Cleaning one’s mat is about “being self-reliant
and improving your health any way you can,” he said.
Drop-ins and
relative newcomers who use communal mats take the biggest
risks. Robin Parkinson, a marketing executive in Los Angeles,
began doing yoga at Equinox in Westwood about six months
ago. She used the mats provided because she never saw
a need to buy her own. “I don’t have a horse,
either, and I ride,” Ms. Parkinson said.
One day she
noticed a scaly red patch of skin on her right arm. It
began to itch. And when her left leg and inner thighs
also started itching, she went to four doctors because
no one seemed to know what was wrong. At last, one gave
her cortisone cream and told her to stop borrowing yoga
mats. “I haven’t gone onto a public mat since,”
she said.
For two years,
Darby Friedlis used loaner mats from Bikram Yoga East
in Midtown Manhattan, where she practiced hot yoga. Then
she got a nasty surprise when she went for her monthly
pedicure. “The manicurist took one look at my foot,
which was itchy and a little flaky, and cried, ‘You
have athlete’s foot!’ ” said Ms. Friedlis,
a 25-year-old publicist in Manhattan. Her father, a doctor
who specializes in pain treatment in Fairfax, Va., was
the one to suggest that unclean yoga mats might be the
source of her problem.
While a wart
or fungus between their toes may dismay yogis, such ailments
won’t kill them. “Athlete’s foot is
not exactly a life-threatening disease,” said Dr.
Timothy McCall, the medical editor for Yoga Journal. “And
plantar warts and athlete’s foot are so common.

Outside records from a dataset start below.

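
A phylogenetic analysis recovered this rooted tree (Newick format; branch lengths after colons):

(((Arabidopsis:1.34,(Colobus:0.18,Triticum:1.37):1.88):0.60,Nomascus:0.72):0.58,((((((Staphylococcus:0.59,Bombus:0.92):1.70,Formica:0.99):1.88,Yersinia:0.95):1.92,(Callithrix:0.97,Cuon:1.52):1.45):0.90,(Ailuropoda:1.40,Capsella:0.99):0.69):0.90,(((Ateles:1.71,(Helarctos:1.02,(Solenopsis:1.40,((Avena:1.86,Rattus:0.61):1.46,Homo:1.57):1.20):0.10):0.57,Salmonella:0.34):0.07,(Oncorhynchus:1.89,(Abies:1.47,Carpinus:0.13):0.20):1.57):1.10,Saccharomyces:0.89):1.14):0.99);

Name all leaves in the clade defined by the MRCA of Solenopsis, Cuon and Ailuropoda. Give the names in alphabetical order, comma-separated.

Tracing Solenopsis: it sits inside (Solenopsis,((Avena,Rattus),Homo)).
Tracing Cuon: it sits inside (Callithrix,Cuon).
Tracing Ailuropoda: it sits inside (Ailuropoda,Capsella).
The smallest clade enclosing all 3 is ((((((Staphylococcus,Bombus),Formica),Yersinia),(Callithrix,Cuon)),(Ailuropoda,Capsella)),(((Ateles,(Helarctos,(Solenopsis,((Avena,Rattus),Homo))),Salmonella),(Oncorhynchus,(Abies,Carpinus))),Saccharomyces)); the answer is its 19 terminal taxa in alphabetical order.

Abies, Ailuropoda, Ateles, Avena, Bombus, Callithrix, Capsella, Carpinus, Cuon, Formica, Helarctos, Homo, Oncorhynchus, Rattus, Saccharomyces, Salmonella, Solenopsis, Staphylococcus, Yersinia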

You could make yourself crazy with this stuff.”
That hasn’t
stopped entrepreneurial yogis from rolling out products
to combat the hygiene problem. Judy Alley from Scottsdale,
Ariz., created hand and foot mitts called Yoga Grip Gloves,
after an especially unpleasant class four years ago. “The
first time I got down on the mat I was disgusted,”
Ms. Alley said. “I wanted to wear my shoes but they
said ‘No.’ ”
Before starting a cleaning-products line six months ago,
Selena Stirlen visited 20 yoga studios nationwide and
asked about cleaning practices. Their response disgusted
her. “A lot of studios can’t afford a cleansing
product, and they only do a major wash in the machine
twice a year,” said Ms. Stirlen, who now sells wipes
for on-the-go hygiene as well as a spray and machine detergent.
Not everyone
is impressed. Heather Schlegel, who has practiced Bikram
yoga for three years, once bought a Jo-Sha Wipe, another
moist towelette made for mat cleaning. “I tried
wiping down my mat, but the unfolded square was too small
and kept getting scrunched up as I rubbed it across,”
she said of the 75-cent wipe. “It didn’t look
particularly cleaner when I was finished.”